We purchased the second house we were shown. If they had not taken us there – and they had not intended to but something else fell through – we would not have bought anything. Fate, perhaps.
Being there, on the ground, is invaluable. The first ever time we flew out to what was our house we were sitting on a bank looking across the great bowl of the valley where our house sits and Meg said, “Do you know, we can hear every word those olive pickers are saying.” They were at least half a mile away. That went into one of the scenes in one of the books. Nothing can beat actually being there and seeing, hearing and smelling the land.
You’ve written nine novels in the series. Are there any more to come or is Thomas Berrington going to retire now?
The ninth book closes the Spanish cycle of the series, but Thomas, Jorge and the others are returning to England for what will be a relaunch as a Tudor Mystery series when Catherine of Aragon comes to England to marry Prince Arthur. How many of the Thomas Berrington Lemster Mysteries there will be I don’t know. As many as I can conjure up plots for, I think.
Eventually I will take pity on Thomas and allow him to return to his beloved Granada. When that happens his son, Will, will continue the family tradition as Henry VIII comes to the throne and marries Catherine.
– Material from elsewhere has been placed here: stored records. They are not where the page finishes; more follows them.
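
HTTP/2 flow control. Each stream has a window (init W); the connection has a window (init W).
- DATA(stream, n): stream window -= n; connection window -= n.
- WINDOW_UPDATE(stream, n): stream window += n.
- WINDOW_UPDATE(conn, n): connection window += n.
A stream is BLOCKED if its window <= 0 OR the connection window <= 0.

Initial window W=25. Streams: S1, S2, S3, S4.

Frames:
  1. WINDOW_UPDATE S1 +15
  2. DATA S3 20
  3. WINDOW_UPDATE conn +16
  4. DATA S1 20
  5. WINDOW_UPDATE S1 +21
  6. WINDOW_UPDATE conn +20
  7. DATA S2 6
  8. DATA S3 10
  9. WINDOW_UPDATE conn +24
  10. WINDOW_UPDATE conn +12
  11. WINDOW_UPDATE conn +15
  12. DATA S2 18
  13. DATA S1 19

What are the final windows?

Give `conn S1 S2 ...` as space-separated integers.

Op 1: conn=25 S1=40 S2=25 S3=25 S4=25 blocked=[]
Op 2: conn=5 S1=40 S2=25 S3=5 S4=25 blocked=[]
Op 3: conn=21 S1=40 S2=25 S3=5 S4=25 blocked=[]
Op 4: conn=1 S1=20 S2=25 S3=5 S4=25 blocked=[]
Op 5: conn=1 S1=41 S2=25 S3=5 S4=25 blocked=[]
Op 6: conn=21 S1=41 S2=25 S3=5 S4=25 blocked=[]
Op 7: conn=15 S1=41 S2=19 S3=5 S4=25 blocked=[]
Op 8: conn=5 S1=41 S2=19 S3=-5 S4=25 blocked=[3]
Op 9: conn=29 S1=41 S2=19 S3=-5 S4=25 blocked=[3]
Op 10: conn=41 S1=41 S2=19 S3=-5 S4=25 blocked=[3]
Op 11: conn=56 S1=41 S2=19 S3=-5 S4=25 blocked=[3]
Op 12: conn=38 S1=41 S2=1 S3=-5 S4=25 blocked=[3]
Op 13: conn=19 S1=22 S2=1 S3=-5 S4=25 blocked=[3]

Answer: 19 22 1 -5 25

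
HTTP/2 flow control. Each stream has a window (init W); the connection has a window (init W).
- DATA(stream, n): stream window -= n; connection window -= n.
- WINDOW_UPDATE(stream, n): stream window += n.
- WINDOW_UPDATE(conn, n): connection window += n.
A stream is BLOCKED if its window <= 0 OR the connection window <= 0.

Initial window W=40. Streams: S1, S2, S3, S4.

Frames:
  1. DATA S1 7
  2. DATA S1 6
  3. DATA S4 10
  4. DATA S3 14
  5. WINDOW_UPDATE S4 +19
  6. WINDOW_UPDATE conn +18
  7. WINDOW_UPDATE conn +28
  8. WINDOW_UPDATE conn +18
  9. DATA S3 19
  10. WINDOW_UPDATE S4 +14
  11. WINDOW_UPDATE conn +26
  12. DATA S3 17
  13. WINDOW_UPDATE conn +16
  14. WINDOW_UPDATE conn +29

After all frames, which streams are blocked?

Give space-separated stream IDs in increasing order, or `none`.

Op 1: conn=33 S1=33 S2=40 S3=40 S4=40 blocked=[]
Op 2: conn=27 S1=27 S2=40 S3=40 S4=40 blocked=[]
Op 3: conn=17 S1=27 S2=40 S3=40 S4=30 blocked=[]
Op 4: conn=3 S1=27 S2=40 S3=26 S4=30 blocked=[]
Op 5: conn=3 S1=27 S2=40 S3=26 S4=49 blocked=[]
Op 6: conn=21 S1=27 S2=40 S3=26 S4=49 blocked=[]
Op 7: conn=49 S1=27 S2=40 S3=26 S4=49 blocked=[]
Op 8: conn=67 S1=27 S2=40 S3=26 S4=49 blocked=[]
Op 9: conn=48 S1=27 S2=40 S3=7 S4=49 blocked=[]
Op 10: conn=48 S1=27 S2=40 S3=7 S4=63 blocked=[]
Op 11: conn=74 S1=27 S2=40 S3=7 S4=63 blocked=[]
Op 12: conn=57 S1=27 S2=40 S3=-10 S4=63 blocked=[3]
Op 13: conn=73 S1=27 S2=40 S3=-10 S4=63 blocked=[3]
Op 14: conn=102 S1=27 S2=40 S3=-10 S4=63 blocked=[3]

Answer: S3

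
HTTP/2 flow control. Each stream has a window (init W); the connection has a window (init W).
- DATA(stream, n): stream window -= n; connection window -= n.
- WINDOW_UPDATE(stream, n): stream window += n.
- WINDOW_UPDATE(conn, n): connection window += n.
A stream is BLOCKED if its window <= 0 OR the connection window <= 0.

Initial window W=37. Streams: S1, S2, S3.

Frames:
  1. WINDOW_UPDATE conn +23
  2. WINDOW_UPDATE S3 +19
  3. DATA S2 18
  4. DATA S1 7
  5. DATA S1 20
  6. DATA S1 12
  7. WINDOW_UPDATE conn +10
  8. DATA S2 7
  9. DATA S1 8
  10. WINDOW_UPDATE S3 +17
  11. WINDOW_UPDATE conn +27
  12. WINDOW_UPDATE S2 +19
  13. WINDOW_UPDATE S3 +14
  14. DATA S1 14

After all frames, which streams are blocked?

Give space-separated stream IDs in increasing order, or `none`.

Answer: S1

Derivation:
Op 1: conn=60 S1=37 S2=37 S3=37 blocked=[]
Op 2: conn=60 S1=37 S2=37 S3=56 blocked=[]
Op 3: conn=42 S1=37 S2=19 S3=56 blocked=[]
Op 4: conn=35 S1=30 S2=19 S3=56 blocked=[]
Op 5: conn=15 S1=10 S2=19 S3=56 blocked=[]
Op 6: conn=3 S1=-2 S2=19 S3=56 blocked=[1]
Op 7: conn=13 S1=-2 S2=19 S3=56 blocked=[1]
Op 8: conn=6 S1=-2 S2=12 S3=56 blocked=[1]
Op 9: conn=-2 S1=-10 S2=12 S3=56 blocked=[1, 2, 3]
Op 10: conn=-2 S1=-10 S2=12 S3=73 blocked=[1, 2, 3]
Op 11: conn=25 S1=-10 S2=12 S3=73 blocked=[1]
Op 12: conn=25 S1=-10 S2=31 S3=73 blocked=[1]
Op 13: conn=25 S1=-10 S2=31 S3=87 blocked=[1]
Op 14: conn=11 S1=-24 S2=31 S3=87 blocked=[1]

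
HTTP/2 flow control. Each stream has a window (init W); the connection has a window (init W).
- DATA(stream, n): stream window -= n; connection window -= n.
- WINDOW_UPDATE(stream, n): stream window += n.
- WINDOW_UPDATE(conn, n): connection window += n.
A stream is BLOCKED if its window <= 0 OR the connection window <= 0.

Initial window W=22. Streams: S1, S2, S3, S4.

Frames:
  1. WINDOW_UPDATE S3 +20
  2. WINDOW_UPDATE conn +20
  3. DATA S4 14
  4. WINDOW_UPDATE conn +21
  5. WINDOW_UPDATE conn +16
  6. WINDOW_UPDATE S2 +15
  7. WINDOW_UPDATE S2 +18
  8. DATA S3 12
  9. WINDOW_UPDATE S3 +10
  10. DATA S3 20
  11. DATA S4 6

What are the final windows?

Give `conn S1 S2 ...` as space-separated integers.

Op 1: conn=22 S1=22 S2=22 S3=42 S4=22 blocked=[]
Op 2: conn=42 S1=22 S2=22 S3=42 S4=22 blocked=[]
Op 3: conn=28 S1=22 S2=22 S3=42 S4=8 blocked=[]
Op 4: conn=49 S1=22 S2=22 S3=42 S4=8 blocked=[]
Op 5: conn=65 S1=22 S2=22 S3=42 S4=8 blocked=[]
Op 6: conn=65 S1=22 S2=37 S3=42 S4=8 blocked=[]
Op 7: conn=65 S1=22 S2=55 S3=42 S4=8 blocked=[]
Op 8: conn=53 S1=22 S2=55 S3=30 S4=8 blocked=[]
Op 9: conn=53 S1=22 S2=55 S3=40 S4=8 blocked=[]
Op 10: conn=33 S1=22 S2=55 S3=20 S4=8 blocked=[]
Op 11: conn=27 S1=22 S2=55 S3=20 S4=2 blocked=[]

Answer: 27 22 55 20 2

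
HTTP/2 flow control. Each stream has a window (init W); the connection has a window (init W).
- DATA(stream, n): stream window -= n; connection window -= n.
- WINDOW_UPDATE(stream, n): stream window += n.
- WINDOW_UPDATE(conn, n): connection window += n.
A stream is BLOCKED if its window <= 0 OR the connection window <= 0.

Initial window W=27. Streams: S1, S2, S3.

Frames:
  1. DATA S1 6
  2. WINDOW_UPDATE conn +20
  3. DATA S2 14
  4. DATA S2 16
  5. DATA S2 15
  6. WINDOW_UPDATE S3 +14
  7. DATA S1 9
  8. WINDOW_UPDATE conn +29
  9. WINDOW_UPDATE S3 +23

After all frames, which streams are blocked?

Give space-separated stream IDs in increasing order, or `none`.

Op 1: conn=21 S1=21 S2=27 S3=27 blocked=[]
Op 2: conn=41 S1=21 S2=27 S3=27 blocked=[]
Op 3: conn=27 S1=21 S2=13 S3=27 blocked=[]
Op 4: conn=11 S1=21 S2=-3 S3=27 blocked=[2]
Op 5: conn=-4 S1=21 S2=-18 S3=27 blocked=[1, 2, 3]
Op 6: conn=-4 S1=21 S2=-18 S3=41 blocked=[1, 2, 3]
Op 7: conn=-13 S1=12 S2=-18 S3=41 blocked=[1, 2, 3]
Op 8: conn=16 S1=12 S2=-18 S3=41 blocked=[2]
Op 9: conn=16 S1=12 S2=-18 S3=64 blocked=[2]

Answer: S2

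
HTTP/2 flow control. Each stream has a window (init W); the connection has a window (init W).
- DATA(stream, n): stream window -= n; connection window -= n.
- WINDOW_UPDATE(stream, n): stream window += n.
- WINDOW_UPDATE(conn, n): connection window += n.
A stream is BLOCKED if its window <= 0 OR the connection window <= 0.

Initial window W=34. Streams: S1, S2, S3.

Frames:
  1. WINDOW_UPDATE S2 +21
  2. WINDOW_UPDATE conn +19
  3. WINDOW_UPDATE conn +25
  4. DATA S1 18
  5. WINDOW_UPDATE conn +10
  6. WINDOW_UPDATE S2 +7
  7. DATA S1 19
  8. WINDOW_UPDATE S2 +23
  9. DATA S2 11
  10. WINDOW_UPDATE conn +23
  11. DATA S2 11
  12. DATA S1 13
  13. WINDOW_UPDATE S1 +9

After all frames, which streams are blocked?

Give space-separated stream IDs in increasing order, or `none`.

Answer: S1

Derivation:
Op 1: conn=34 S1=34 S2=55 S3=34 blocked=[]
Op 2: conn=53 S1=34 S2=55 S3=34 blocked=[]
Op 3: conn=78 S1=34 S2=55 S3=34 blocked=[]
Op 4: conn=60 S1=16 S2=55 S3=34 blocked=[]
Op 5: conn=70 S1=16 S2=55 S3=34 blocked=[]
Op 6: conn=70 S1=16 S2=62 S3=34 blocked=[]
Op 7: conn=51 S1=-3 S2=62 S3=34 blocked=[1]
Op 8: conn=51 S1=-3 S2=85 S3=34 blocked=[1]
Op 9: conn=40 S1=-3 S2=74 S3=34 blocked=[1]
Op 10: conn=63 S1=-3 S2=74 S3=34 blocked=[1]
Op 11: conn=52 S1=-3 S2=63 S3=34 blocked=[1]
Op 12: conn=39 S1=-16 S2=63 S3=34 blocked=[1]
Op 13: conn=39 S1=-7 S2=63 S3=34 blocked=[1]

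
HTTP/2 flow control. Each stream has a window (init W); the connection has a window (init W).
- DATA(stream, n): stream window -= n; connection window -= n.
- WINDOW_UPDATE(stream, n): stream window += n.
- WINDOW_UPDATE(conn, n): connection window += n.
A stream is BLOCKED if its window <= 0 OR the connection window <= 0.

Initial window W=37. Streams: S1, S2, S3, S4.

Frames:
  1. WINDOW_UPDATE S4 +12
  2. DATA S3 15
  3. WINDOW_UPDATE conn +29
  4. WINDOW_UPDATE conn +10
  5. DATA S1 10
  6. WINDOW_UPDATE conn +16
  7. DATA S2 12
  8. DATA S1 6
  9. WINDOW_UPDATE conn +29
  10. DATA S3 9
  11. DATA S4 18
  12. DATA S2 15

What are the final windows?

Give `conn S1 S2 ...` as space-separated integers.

Answer: 36 21 10 13 31

Derivation:
Op 1: conn=37 S1=37 S2=37 S3=37 S4=49 blocked=[]
Op 2: conn=22 S1=37 S2=37 S3=22 S4=49 blocked=[]
Op 3: conn=51 S1=37 S2=37 S3=22 S4=49 blocked=[]
Op 4: conn=61 S1=37 S2=37 S3=22 S4=49 blocked=[]
Op 5: conn=51 S1=27 S2=37 S3=22 S4=49 blocked=[]
Op 6: conn=67 S1=27 S2=37 S3=22 S4=49 blocked=[]
Op 7: conn=55 S1=27 S2=25 S3=22 S4=49 blocked=[]
Op 8: conn=49 S1=21 S2=25 S3=22 S4=49 blocked=[]
Op 9: conn=78 S1=21 S2=25 S3=22 S4=49 blocked=[]
Op 10: conn=69 S1=21 S2=25 S3=13 S4=49 blocked=[]
Op 11: conn=51 S1=21 S2=25 S3=13 S4=31 blocked=[]
Op 12: conn=36 S1=21 S2=10 S3=13 S4=31 blocked=[]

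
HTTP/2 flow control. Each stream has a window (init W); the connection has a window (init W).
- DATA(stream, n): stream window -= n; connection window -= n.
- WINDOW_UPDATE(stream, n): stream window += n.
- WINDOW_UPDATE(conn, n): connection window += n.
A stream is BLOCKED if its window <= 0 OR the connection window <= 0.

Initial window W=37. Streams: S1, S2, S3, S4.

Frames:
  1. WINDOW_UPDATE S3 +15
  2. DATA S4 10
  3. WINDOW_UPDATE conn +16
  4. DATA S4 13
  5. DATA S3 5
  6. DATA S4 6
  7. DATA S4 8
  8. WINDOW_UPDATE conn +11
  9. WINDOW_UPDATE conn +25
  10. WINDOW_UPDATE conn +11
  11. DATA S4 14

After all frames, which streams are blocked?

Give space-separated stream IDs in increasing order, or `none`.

Answer: S4

Derivation:
Op 1: conn=37 S1=37 S2=37 S3=52 S4=37 blocked=[]
Op 2: conn=27 S1=37 S2=37 S3=52 S4=27 blocked=[]
Op 3: conn=43 S1=37 S2=37 S3=52 S4=27 blocked=[]
Op 4: conn=30 S1=37 S2=37 S3=52 S4=14 blocked=[]
Op 5: conn=25 S1=37 S2=37 S3=47 S4=14 blocked=[]
Op 6: conn=19 S1=37 S2=37 S3=47 S4=8 blocked=[]
Op 7: conn=11 S1=37 S2=37 S3=47 S4=0 blocked=[4]
Op 8: conn=22 S1=37 S2=37 S3=47 S4=0 blocked=[4]
Op 9: conn=47 S1=37 S2=37 S3=47 S4=0 blocked=[4]
Op 10: conn=58 S1=37 S2=37 S3=47 S4=0 blocked=[4]
Op 11: conn=44 S1=37 S2=37 S3=47 S4=-14 blocked=[4]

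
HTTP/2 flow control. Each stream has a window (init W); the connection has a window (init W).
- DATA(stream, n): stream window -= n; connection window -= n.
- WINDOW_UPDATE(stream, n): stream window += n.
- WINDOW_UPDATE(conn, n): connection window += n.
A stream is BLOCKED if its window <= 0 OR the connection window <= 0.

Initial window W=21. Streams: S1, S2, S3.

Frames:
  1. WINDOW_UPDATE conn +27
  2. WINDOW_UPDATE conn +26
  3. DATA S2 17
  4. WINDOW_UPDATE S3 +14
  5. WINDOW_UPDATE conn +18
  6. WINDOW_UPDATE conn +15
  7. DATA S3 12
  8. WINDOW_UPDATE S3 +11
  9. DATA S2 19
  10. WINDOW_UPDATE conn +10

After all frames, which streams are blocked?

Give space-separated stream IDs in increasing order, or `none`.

Op 1: conn=48 S1=21 S2=21 S3=21 blocked=[]
Op 2: conn=74 S1=21 S2=21 S3=21 blocked=[]
Op 3: conn=57 S1=21 S2=4 S3=21 blocked=[]
Op 4: conn=57 S1=21 S2=4 S3=35 blocked=[]
Op 5: conn=75 S1=21 S2=4 S3=35 blocked=[]
Op 6: conn=90 S1=21 S2=4 S3=35 blocked=[]
Op 7: conn=78 S1=21 S2=4 S3=23 blocked=[]
Op 8: conn=78 S1=21 S2=4 S3=34 blocked=[]
Op 9: conn=59 S1=21 S2=-15 S3=34 blocked=[2]
Op 10: conn=69 S1=21 S2=-15 S3=34 blocked=[2]

Answer: S2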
Historical fiction seems to have been your passion for the last few years, but you’ve been writing something quite different lately. Tell us about your new book, Unit -13, An Imperfect Future.
An Imperfect Future is the culmination of a book I started and abandoned 14 years ago. That too was an idea that came perfectly formed. What if a man could see into the future, but only by ten seconds. What might be made of that?
I started the book then abandoned it. After finishing Book 9 of Thomas I needed a break and pulled it out of the drawer. This time I finished it, and there will be at least six more in the Unit-13 series. The book pulls together my interest in history, but also elements of the paranormal and spy thrillers, so melding several of the strands I used to write about.